While Republican Party officials labored at last week’s convention to steer clear of the controversy over Kerry’s Vietnam War record sparked by television ads sponsored by Swift Boat Veterans for Truth, there seemed to be a consensus among Republicans attending the convention that Kerry’s 1971 anti-war testimony in the Senate Foreign Relations Committee was an important issue that will really hurt him this November. This was the testimony in which Kerry accused U.S. military personnel in Vietnam of committing war crimes on a “day-to-day basis.” (The entire testimony can be viewed here.) “It’s an issue when you repeatedly tell something that clearly was not true,” said Rep. Darrel Issa (R.-Calif.). “For me, as someone who served during that period of time, it’s very difficult when you have somebody with medals and ribbons, telling those kinds of falsehoods about our soldiers in combat.” “He slandered two million American soldiers who served in Vietnam,” said Eagle Forum President Phyllis Schlafly. “He said they all committed war crimes. He insulted and offended every one of them.” “I actually believe that’s the only issue, as far as this Vietnam stuff goes,” Utah GOP Chairman Joe Cannon said of the testimony. “I believe that overwhelms everything else.
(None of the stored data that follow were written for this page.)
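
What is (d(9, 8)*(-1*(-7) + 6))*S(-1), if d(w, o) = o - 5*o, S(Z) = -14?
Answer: 5824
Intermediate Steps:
d(w, o) = -4*o
(d(9, 8)*(-1*(-7) + 6))*S(-1) = ((-4*8)*(-1*(-7) + 6))*(-14) = -32*(7 + 6)*(-14) = -32*13*(-14) = -416*(-14) = 5824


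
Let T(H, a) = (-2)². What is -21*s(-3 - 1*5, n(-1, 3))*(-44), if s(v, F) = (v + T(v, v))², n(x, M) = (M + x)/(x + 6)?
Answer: 14784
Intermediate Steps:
T(H, a) = 4
n(x, M) = (M + x)/(6 + x)
s(v, F) = (4 + v)² (s(v, F) = (v + 4)² = (4 + v)²)
-21*s(-3 - 1*5, n(-1, 3))*(-44) = -21*(4 + (-3 - 1*5))²*(-44) = -21*(4 + (-3 - 5))²*(-44) = -21*(4 - 8)²*(-44) = -21*(-4)²*(-44) = -21*16*(-44) = -336*(-44) = 14784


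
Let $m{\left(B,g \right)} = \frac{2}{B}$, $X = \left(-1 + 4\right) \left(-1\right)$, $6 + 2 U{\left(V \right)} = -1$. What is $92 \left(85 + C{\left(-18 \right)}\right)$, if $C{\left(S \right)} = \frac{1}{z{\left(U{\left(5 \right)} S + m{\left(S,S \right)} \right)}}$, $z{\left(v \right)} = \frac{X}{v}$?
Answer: $\frac{159068}{27} \approx 5891.4$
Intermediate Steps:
$U{\left(V \right)} = - \frac{7}{2}$ ($U{\left(V \right)} = -3 + \frac{1}{2} \left(-1\right) = -3 - \frac{1}{2} = - \frac{7}{2}$)
$X = -3$ ($X = 3 \left(-1\right) = -3$)
$z{\left(v \right)} = - \frac{3}{v}$
$C{\left(S \right)} = - \frac{2}{3 S} + \frac{7 S}{6}$ ($C{\left(S \right)} = \frac{1}{\left(-3\right) \frac{1}{- \frac{7 S}{2} + \frac{2}{S}}} = \frac{1}{\left(-3\right) \frac{1}{\frac{2}{S} - \frac{7 S}{2}}} = - \frac{2}{3 S} + \frac{7 S}{6}$)
$92 \left(85 + C{\left(-18 \right)}\right) = 92 \left(85 + \frac{-4 + 7 \left(-18\right)^{2}}{6 \left(-18\right)}\right) = 92 \left(85 + \frac{1}{6} \left(- \frac{1}{18}\right) \left(-4 + 7 \cdot 324\right)\right) = 92 \left(85 + \frac{1}{6} \left(- \frac{1}{18}\right) \left(-4 + 2268\right)\right) = 92 \left(85 + \frac{1}{6} \left(- \frac{1}{18}\right) 2264\right) = 92 \left(85 - \frac{566}{27}\right) = 92 \cdot \frac{1729}{27} = \frac{159068}{27}$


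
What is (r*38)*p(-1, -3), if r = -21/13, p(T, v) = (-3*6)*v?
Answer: -43092/13 ≈ -3314.8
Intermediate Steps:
p(T, v) = -18*v
r = -21/13 (r = -21*1/13 = -21/13 ≈ -1.6154)
(r*38)*p(-1, -3) = (-21/13*38)*(-18*(-3)) = -798/13*54 = -43092/13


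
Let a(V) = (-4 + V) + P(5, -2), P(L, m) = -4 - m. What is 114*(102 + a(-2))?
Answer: 10716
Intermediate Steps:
a(V) = -6 + V (a(V) = (-4 + V) + (-4 - 1*(-2)) = (-4 + V) + (-4 + 2) = (-4 + V) - 2 = -6 + V)
114*(102 + a(-2)) = 114*(102 + (-6 - 2)) = 114*(102 - 8) = 114*94 = 10716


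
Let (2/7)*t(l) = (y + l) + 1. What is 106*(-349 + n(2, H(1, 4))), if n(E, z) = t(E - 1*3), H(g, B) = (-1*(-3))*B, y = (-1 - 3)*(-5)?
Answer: -29574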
I don’t really care how he got his Purple Hearts.” “He’s trying to have it both ways now just like he did then,” said Cannon. “He went to Vietnam, then he comes back and trashes Vietnam. But now, being a warrior is cool, so he’s a warrior. He put it at issue.” “He wore fatigues and he wore his medals and he showed up,” said Rep. Bill Thomas (R.-Calif.) of Kerry’s Senate testimony. “Ask him if he thinks it was worthwhile and positive in his political future–including being elected senator from Massachusetts.”